Nem sempre a teoria vira prática. A Defensoria Pública fluminense fez um levantamento e detectou que, das 533 ocorrências de mulheres que participaram de audiências de custódia e preenchiam esses requisitos legais, 25% dessas mães de crianças, gestantes ou ambos os casos, não tiveram direito a ficarem retidas em casa.
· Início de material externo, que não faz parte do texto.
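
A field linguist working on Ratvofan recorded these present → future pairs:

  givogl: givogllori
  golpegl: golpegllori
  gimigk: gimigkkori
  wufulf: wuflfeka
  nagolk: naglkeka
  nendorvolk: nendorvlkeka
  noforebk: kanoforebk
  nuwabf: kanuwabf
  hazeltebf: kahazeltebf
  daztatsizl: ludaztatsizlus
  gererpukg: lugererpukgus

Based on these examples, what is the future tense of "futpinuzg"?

lufutpinuzgus

"futpinuzg" has second-to-last letter 'z'. The one such stem in the data (daztatsizl → ludaztatsizlus) adds lu- … -us around the stem, so the same rule applies.
So futpinuzg → lufutpinuzgus.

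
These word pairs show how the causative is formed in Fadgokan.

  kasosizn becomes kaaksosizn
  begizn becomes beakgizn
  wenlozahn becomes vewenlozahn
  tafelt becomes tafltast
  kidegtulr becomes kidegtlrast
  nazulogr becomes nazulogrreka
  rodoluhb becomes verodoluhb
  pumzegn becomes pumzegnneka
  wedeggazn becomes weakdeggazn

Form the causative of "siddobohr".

vesiddobohr

pumzegn and wenlozahn both end in -n yet inflect differently (pumzegnneka, vewenlozahn), so the final letter is not what conditions the rule; the second-to-last letter is.
"siddobohr" has second-to-last letter 'h'. The stems whose second-to-last letter is 'h' (wenlozahn → vewenlozahn, rodoluhb → verodoluhb) add the prefix ve-.
So siddobohr → vesiddobohr.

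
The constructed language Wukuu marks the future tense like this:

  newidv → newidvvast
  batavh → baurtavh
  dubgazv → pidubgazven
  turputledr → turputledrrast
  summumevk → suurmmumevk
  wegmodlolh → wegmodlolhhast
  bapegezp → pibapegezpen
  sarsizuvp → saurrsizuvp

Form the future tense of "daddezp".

sarsizuvp and bapegezp both end in -p yet inflect differently (saurrsizuvp, pibapegezpen), so the final letter is not what conditions the rule; the second-to-last letter is.
"daddezp" has second-to-last letter 'z'. The stems whose second-to-last letter is 'z' (dubgazv → pidubgazven, bapegezp → pibapegezpen) add pi- … -en around the stem.
The other patterns: stems whose second-to-last letter is 'v' insert -ur- after the first vowel; stems whose second-to-last letter is 'd' or 'l' double the final consonant and add -ast.
So daddezp → pidaddezpen.

pidaddezpen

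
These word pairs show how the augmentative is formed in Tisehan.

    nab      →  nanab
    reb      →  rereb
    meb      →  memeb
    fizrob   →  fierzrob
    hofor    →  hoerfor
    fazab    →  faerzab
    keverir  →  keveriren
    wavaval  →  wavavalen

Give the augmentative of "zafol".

nab and fizrob both end in -b yet inflect differently (nanab, fierzrob), so the final letter is not what conditions the rule; the number of vowels is.
"zafol" has 2 vowels. The stems with 2 vowels (fizrob → fierzrob, hofor → hoerfor, fazab → faerzab) insert -er- after the first vowel.
So zafol → zaerfol.

zaerfol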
Os dados contemplam de janeiro de 2019 a janeiro de 2020, período anterior à pandemia, portanto.
Foi o que aconteceu com Cláudia, que teve a prisão domiciliar negada. A maioria dos encarceramentos femininos se dá por furto ou tráfico de drogas. Com ela, foi a segunda opção. A polícia encontrou cerca de seis gramas de cocaína em sua casa, distribuídos, segundo ela, em nove sacolés de pó.

“Eu fazia o pequeno tráfico para ter dinheiro para botar comida dentro de casa. Tirava um pouquinho para eu usar”, conta ela. “Comecei com 13 anos. Cigarro, cola. Tinha um probleminha na minha casa, uma pessoa alcoólatra que cometia agressões contra a minha mãe. Logo caí [neste mundo] para poder relaxar.”

A juíza da primeira instância não deixou que Cláudia, mãe de dois menores de 12 anos, saísse da cadeia. Argumentou que o tráfico acontecia em sua residência, que ela expunha os filhos. O Tribunal de Justiça do Rio reverteu a decisão, lembrando que o delito não envolvia violência e que a quantidade de drogas era pouca.

Para Flavia Nascimento, coordenadora de Defesa dos Direitos da Mulher na Defensoria do Rio de Janeiro, não é possível eclipsar “a discriminação de gênero muito grande” se quisermos entender o fenômeno que faz com que Cláudias continuem presas, quando a regra deveria ser o status concedido a Adriana Ancelmo.

“São usados como argumento os estereótipos de gênero, sobretudo no que se refere à maternidade”, diz Nascimento. “Acabam julgando de forma mais severa a mulher que pratica crime.”

Duas linhas de raciocínio são evocadas para tanto, segundo a defensora.
A primeira diz que a mãe que descuidou dos filhos ao incorrer no crime se faz dispensável para a criação deles. A segunda, que justamente por ser mãe a ré deveria ser mais zelosa.

Só que “não dá para ignorar a situação de pobreza extrema das fluminenses”, que inclusive se agravou em meio ao caos sanitário que sucedeu a pesquisa, afirma Nascimento.

Estudo da Fundação Getúlio Vargas revelou que a crise da Covid-19 jogou para a linha da pobreza quase 27 milhões de brasileiros. Em janeiro, 12,8% da população passou a viver com menos de R$ 246 ao mês (R$ 8,20 ao dia).

A dificuldade de achar vaga em creches e o desemprego empurram mais mulheres para pequenos delitos, diz a defensora. Veja o caso de Cláudia: ela diz que ninguém lhe dava emprego, e traficar virou uma alternativa. Hoje, é auxiliar de cozinha num hospital e está limpa há três anos, afirma.